JPMorgan Chase (NYSE:JPM) has agreed to an $800 million settlement related to the London Whale trading scandal that resulted in more than $6 billion in losses, according to several media reports.
The New York-based lender, embroiled in a series of legal headaches that could trigger billions of dollars in fines tied to its dealings leading up to the financial crisis, reportedly also agreed to admit to its mistakes, which would be a major precedent in a circle of increasingly watchful regulators.
Any statement made would likely include an admission that the bank could have addressed the problem much sooner and that its lenient system of checks and balances allowed the London traders to build risky positions and hide their losses.
A formal indictment of two JPMorgan staffers, Javier Martin-Artajo and Julien Grout, was filed with the U.S. District Court in Manhattan on Monday, following criminal charges laid against them by the S.E.C. and federal prosecutors last month. The pair were charged with wire fraud, falsifying bank records and contributing to false regulatory filings.
Prosecutors chose not to charge a third trader, Bruno Iksil, who earned the moniker London Whale for the size of his trades, in exchange for his cooperation in the case against his former colleagues.
The latest settlement figure is even greater than the $500 to $600 range penalty that the bank was previously estimated to pay as compensation for alleged manipulation of commodities markets.

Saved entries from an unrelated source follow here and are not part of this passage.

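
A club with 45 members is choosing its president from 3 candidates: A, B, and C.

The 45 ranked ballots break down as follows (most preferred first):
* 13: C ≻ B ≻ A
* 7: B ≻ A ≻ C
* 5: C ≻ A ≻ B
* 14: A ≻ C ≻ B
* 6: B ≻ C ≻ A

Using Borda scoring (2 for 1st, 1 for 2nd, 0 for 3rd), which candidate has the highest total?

A: 13×0 + 7×1 + 5×1 + 14×2 + 6×0 = 40
B: 13×1 + 7×2 + 5×0 + 14×0 + 6×2 = 39
C: 13×2 + 7×0 + 5×2 + 14×1 + 6×1 = 56

C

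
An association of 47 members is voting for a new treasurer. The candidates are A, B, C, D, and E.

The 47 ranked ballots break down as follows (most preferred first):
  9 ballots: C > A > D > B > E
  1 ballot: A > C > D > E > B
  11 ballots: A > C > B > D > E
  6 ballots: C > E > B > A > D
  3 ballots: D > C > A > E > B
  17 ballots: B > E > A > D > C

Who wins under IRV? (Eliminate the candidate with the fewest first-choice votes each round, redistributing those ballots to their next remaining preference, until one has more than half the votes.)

Round 1: A 12, B 17, C 15, D 3, E 0. E eliminated.
Round 2: A 12, B 17, C 15, D 3. D eliminated.
Round 3: A 12, B 17, C 18. A eliminated.
Round 4: B 17, C 30. C has a majority (≥24).

C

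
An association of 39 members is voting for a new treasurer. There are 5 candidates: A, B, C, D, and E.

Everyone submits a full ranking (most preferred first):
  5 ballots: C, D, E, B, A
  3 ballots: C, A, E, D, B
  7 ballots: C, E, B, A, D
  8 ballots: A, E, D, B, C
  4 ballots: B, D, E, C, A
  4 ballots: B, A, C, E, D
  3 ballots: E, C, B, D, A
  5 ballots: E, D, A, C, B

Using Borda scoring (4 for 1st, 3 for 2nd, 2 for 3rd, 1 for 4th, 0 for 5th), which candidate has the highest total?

E

A: 5×0 + 3×3 + 7×1 + 8×4 + 4×0 + 4×3 + 3×0 + 5×2 = 70
B: 5×1 + 3×0 + 7×2 + 8×1 + 4×4 + 4×4 + 3×2 + 5×0 = 65
C: 5×4 + 3×4 + 7×4 + 8×0 + 4×1 + 4×2 + 3×3 + 5×1 = 86
D: 5×3 + 3×1 + 7×0 + 8×2 + 4×3 + 4×0 + 3×1 + 5×3 = 64
E: 5×2 + 3×2 + 7×3 + 8×3 + 4×2 + 4×1 + 3×4 + 5×4 = 105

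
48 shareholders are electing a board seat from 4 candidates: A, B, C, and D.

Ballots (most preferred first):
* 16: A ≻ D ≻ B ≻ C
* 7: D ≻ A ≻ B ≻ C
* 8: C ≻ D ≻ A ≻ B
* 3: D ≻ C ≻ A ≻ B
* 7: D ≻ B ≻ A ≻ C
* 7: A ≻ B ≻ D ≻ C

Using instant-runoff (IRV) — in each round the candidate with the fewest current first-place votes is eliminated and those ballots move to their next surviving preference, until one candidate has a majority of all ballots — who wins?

D

Round 1: A 23, B 0, C 8, D 17. B eliminated.
Round 2: A 23, C 8, D 17. C eliminated.
Round 3: A 23, D 25. D has a majority (≥25).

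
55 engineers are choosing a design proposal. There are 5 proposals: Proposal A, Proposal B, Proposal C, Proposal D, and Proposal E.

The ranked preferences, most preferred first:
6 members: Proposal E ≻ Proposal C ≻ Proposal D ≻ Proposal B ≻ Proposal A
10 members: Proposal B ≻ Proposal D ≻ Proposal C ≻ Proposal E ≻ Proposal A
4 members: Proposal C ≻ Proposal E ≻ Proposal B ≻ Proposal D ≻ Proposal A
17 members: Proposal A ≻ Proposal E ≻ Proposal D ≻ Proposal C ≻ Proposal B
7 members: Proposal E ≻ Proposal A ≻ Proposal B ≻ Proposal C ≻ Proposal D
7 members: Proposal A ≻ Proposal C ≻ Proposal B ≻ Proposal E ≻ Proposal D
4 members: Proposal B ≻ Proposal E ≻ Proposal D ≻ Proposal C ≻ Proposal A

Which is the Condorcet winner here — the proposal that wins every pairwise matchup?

Proposal E vs Proposal A: 31–24
Proposal E vs Proposal B: 34–21
Proposal E vs Proposal C: 34–21
Proposal E vs Proposal D: 45–10
Proposal E beats every other proposal.

Proposal E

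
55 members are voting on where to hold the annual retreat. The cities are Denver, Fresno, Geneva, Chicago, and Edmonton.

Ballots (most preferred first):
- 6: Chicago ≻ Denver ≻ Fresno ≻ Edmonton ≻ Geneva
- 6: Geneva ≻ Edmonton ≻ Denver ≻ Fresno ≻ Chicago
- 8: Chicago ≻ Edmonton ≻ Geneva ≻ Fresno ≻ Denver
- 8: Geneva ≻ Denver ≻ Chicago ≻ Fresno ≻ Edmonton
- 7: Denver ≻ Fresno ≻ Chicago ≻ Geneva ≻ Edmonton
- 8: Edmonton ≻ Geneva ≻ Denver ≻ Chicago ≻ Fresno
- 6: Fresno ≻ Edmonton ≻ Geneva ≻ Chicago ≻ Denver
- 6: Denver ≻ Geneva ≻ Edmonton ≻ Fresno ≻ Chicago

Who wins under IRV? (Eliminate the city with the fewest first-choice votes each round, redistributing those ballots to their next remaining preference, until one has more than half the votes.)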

Aside from the SEC, the group of regulators involved in this case includes the Justice Department, Office of the Comptroller of the Currency and the U.K's Financial Conduct Authority. While involved initially, the Commodity Futures Trading Commission has opted out of the settlement, which could open the door to further action against JPMorgan down the road.
Even as this case appears to wind to an end, JPMorgan still faces inquiries from several other federal agencies and two European nations.

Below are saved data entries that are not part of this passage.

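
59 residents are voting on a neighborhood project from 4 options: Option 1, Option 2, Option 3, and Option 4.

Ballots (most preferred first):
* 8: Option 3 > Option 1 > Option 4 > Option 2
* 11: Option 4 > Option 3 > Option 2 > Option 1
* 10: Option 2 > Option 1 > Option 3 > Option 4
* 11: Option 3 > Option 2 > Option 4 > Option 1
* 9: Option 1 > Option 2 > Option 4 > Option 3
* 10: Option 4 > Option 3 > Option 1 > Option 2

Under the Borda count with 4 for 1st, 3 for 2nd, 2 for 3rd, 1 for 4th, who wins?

Option 3

Option 1: 8×3 + 11×1 + 10×3 + 11×1 + 9×4 + 10×2 = 132
Option 2: 8×1 + 11×2 + 10×4 + 11×3 + 9×3 + 10×1 = 140
Option 3: 8×4 + 11×3 + 10×2 + 11×4 + 9×1 + 10×3 = 168
Option 4: 8×2 + 11×4 + 10×1 + 11×2 + 9×2 + 10×4 = 150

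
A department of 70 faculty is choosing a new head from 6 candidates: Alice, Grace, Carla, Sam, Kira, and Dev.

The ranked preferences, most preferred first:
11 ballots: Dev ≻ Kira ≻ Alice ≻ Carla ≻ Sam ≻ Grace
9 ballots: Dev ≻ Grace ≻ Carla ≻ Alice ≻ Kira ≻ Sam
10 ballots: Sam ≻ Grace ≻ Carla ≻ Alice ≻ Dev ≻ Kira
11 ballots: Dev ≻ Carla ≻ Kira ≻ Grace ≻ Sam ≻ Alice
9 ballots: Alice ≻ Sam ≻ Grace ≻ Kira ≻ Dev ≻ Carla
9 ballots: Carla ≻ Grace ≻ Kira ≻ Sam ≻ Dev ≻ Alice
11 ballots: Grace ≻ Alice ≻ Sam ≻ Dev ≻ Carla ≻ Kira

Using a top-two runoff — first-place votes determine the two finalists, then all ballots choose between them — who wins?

Round 1 first-place votes: Alice 9, Grace 11, Carla 9, Sam 10, Kira 0, Dev 31. Dev and Grace advance.
Runoff: Dev is ranked above Grace on 31 ballots, Grace above Dev on 39.

Grace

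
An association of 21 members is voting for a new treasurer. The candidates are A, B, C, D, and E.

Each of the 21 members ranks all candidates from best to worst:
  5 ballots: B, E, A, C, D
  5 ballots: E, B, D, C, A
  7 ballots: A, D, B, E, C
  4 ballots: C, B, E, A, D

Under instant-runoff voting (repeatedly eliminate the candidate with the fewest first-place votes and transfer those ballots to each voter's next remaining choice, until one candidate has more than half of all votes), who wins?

Round 1: A 7, B 5, C 4, D 0, E 5. D eliminated.
Round 2: A 7, B 5, C 4, E 5. C eliminated.
Round 3: A 7, B 9, E 5. E eliminated.
Round 4: A 7, B 14. B has a majority (≥11).

B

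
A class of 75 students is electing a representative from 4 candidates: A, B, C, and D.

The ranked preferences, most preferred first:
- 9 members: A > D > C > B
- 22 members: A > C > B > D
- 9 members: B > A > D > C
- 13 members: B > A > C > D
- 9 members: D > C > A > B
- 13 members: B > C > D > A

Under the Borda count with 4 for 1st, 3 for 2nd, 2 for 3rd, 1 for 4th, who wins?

A: 9×4 + 22×4 + 9×3 + 13×3 + 9×2 + 13×1 = 221
B: 9×1 + 22×2 + 9×4 + 13×4 + 9×1 + 13×4 = 202
C: 9×2 + 22×3 + 9×1 + 13×2 + 9×3 + 13×3 = 185
D: 9×3 + 22×1 + 9×2 + 13×1 + 9×4 + 13×2 = 142

A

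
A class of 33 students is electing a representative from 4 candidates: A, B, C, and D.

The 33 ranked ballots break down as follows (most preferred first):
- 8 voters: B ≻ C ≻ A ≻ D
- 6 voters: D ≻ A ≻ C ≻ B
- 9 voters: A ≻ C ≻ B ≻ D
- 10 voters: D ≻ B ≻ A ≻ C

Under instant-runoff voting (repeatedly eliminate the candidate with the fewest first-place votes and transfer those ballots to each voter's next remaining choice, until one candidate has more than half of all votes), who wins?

A

Round 1: A 9, B 8, C 0, D 16. C eliminated.
Round 2: A 9, B 8, D 16. B eliminated.
Round 3: A 17, D 16. A has a majority (≥17).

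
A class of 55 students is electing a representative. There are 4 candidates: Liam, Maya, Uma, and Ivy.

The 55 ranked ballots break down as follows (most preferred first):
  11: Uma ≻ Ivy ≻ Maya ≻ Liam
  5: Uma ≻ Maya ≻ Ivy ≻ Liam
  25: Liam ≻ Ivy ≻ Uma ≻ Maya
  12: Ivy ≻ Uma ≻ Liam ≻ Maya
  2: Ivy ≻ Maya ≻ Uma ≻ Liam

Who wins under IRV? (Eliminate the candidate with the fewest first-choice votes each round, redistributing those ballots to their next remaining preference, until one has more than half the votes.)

Uma

Round 1: Liam 25, Maya 0, Uma 16, Ivy 14. Maya eliminated.
Round 2: Liam 25, Uma 16, Ivy 14. Ivy eliminated.
Round 3: Liam 25, Uma 30. Uma has a majority (≥28).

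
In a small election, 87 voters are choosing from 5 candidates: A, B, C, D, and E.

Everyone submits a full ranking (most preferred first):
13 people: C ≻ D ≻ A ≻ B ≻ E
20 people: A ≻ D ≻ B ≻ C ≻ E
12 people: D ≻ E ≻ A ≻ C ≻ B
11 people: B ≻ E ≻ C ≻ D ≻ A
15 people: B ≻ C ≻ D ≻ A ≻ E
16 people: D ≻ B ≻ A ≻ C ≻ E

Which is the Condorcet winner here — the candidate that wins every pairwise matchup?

D vs A: 67–20
D vs B: 61–26
D vs C: 48–39
D vs E: 76–11
D beats every other candidate.

D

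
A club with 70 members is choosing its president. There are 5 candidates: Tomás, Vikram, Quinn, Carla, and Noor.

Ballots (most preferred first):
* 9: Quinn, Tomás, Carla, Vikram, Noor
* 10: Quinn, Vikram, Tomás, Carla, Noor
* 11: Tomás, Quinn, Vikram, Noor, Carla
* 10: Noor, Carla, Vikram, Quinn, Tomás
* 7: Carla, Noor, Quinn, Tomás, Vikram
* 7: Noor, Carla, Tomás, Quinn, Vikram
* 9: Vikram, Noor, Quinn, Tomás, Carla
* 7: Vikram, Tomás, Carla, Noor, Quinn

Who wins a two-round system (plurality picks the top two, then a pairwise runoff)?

Round 1 first-place votes: Tomás 11, Vikram 16, Quinn 19, Carla 7, Noor 17. Quinn and Noor advance.
Runoff: Quinn is ranked above Noor on 30 ballots, Noor above Quinn on 40.

Noor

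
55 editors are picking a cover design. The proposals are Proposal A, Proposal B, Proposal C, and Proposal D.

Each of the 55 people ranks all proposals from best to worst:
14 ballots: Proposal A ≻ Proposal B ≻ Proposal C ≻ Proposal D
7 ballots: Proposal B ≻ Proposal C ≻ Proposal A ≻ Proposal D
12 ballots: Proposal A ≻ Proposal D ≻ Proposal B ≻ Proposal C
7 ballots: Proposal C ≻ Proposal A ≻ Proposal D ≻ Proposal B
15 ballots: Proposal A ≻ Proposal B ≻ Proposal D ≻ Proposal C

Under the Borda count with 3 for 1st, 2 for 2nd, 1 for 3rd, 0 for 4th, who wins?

Proposal A

Proposal A: 14×3 + 7×1 + 12×3 + 7×2 + 15×3 = 144
Proposal B: 14×2 + 7×3 + 12×1 + 7×0 + 15×2 = 91
Proposal C: 14×1 + 7×2 + 12×0 + 7×3 + 15×0 = 49
Proposal D: 14×0 + 7×0 + 12×2 + 7×1 + 15×1 = 46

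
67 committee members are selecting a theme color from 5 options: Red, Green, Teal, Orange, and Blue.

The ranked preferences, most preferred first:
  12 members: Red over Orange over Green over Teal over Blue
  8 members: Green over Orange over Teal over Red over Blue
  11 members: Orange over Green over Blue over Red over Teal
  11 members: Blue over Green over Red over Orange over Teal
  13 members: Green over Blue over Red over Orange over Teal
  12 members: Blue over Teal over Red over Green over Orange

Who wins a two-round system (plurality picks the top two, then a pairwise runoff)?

Round 1 first-place votes: Red 12, Green 21, Teal 0, Orange 11, Blue 23. Blue and Green advance.
Runoff: Blue is ranked above Green on 23 ballots, Green above Blue on 44.

Green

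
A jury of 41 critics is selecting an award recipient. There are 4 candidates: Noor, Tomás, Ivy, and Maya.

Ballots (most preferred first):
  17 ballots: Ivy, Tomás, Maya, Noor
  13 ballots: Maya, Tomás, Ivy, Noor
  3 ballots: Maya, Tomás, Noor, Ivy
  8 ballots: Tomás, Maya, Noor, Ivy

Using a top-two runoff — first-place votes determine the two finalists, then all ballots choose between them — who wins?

Maya

Round 1 first-place votes: Noor 0, Tomás 8, Ivy 17, Maya 16. Ivy and Maya advance.
Runoff: Ivy is ranked above Maya on 17 ballots, Maya above Ivy on 24.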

One is tied to an ongoing probe into Bernard Madoff‘s Ponzi scheme. According to New York Times sources, prosecutors and the F.B.I. are investigating whether JPMorgan failed to alert authorities about any suspicions of Madoff's activities.

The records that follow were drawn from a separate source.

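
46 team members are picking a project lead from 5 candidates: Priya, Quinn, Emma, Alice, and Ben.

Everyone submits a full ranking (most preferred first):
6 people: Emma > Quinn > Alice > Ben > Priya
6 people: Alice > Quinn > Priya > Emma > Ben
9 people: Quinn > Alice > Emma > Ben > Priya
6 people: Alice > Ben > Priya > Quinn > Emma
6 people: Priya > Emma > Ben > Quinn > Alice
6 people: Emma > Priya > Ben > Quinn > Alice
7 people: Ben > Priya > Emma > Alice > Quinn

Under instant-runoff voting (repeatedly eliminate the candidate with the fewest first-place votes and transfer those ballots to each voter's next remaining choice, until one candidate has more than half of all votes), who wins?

Round 1: Priya 6, Quinn 9, Emma 12, Alice 12, Ben 7. Priya eliminated.
Round 2: Quinn 9, Emma 18, Alice 12, Ben 7. Ben eliminated.
Round 3: Quinn 9, Emma 25, Alice 12. Emma has a majority (≥24).

Emma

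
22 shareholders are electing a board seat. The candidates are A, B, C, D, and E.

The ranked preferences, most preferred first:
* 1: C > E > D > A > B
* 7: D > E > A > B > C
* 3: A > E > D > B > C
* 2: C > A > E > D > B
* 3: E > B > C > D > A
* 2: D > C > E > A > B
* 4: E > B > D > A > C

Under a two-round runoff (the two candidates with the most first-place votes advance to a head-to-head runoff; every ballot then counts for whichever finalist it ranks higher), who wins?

E

Round 1 first-place votes: A 3, B 0, C 3, D 9, E 7. D and E advance.
Runoff: D is ranked above E on 9 ballots, E above D on 13.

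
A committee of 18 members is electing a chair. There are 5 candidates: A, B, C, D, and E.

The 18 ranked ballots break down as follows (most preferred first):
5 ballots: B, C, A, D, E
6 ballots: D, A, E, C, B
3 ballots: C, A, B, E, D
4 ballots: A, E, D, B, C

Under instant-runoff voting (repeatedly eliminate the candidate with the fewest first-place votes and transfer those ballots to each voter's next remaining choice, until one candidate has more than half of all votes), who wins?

A

Round 1: A 4, B 5, C 3, D 6, E 0. E eliminated.
Round 2: A 4, B 5, C 3, D 6. C eliminated.
Round 3: A 7, B 5, D 6. B eliminated.
Round 4: A 12, D 6. A has a majority (≥10).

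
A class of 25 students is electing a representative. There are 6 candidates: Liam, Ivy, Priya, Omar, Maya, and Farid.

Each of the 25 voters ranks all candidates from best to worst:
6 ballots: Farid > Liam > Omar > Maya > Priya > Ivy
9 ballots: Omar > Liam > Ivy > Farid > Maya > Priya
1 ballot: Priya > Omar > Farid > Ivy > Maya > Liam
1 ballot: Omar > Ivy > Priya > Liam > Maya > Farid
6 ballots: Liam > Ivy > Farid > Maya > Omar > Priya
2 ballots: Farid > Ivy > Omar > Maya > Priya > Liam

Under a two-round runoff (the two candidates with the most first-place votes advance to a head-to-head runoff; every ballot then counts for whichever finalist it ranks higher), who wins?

Round 1 first-place votes: Liam 6, Ivy 0, Priya 1, Omar 10, Maya 0, Farid 8. Omar and Farid advance.
Runoff: Omar is ranked above Farid on 11 ballots, Farid above Omar on 14.

Farid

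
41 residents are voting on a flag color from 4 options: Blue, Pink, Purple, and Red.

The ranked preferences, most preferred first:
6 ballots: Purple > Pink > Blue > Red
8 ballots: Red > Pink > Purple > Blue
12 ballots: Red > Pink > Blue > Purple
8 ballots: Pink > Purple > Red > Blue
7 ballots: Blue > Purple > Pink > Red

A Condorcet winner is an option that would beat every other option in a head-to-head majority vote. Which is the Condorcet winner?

Pink vs Blue: 34–7
Pink vs Purple: 28–13
Pink vs Red: 21–20
Pink beats every other option.

Pink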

The Comptroller's Office and the Consumer Financial Protection Bureau are also mobilizing to slap the lender with a series of penalties and fines, in response to how JPMorgan handled its customers during the recession. Of the accusations hurled its way, the most costly centres around JPMorgan's alleged practise of luring credit card customers into buying products to protect them from identity theft, but with false promises attached.
Adding to the list of post-crisis scrutiny is the SEC's examination of JPMorgan’s hiring practices in China. The agency is examining whether the bank hired the children of powerful Chinese officials so it could score lucrative business in the country.
Last month, the Department of Justice launched an investigation over JPMorgan's sale of mortgage-backed securities to Fannie May and Freddie Mac ahead of the financial crisis.
In late July, JPMorgan agreed to a $410 million settlement after one of the bank's energy subsidiaries got into hot water over power plant electricity bids in California and the U.S. Midwest.
Shares of JPMorgan rose 13 cents to $53.27 on Tuesday.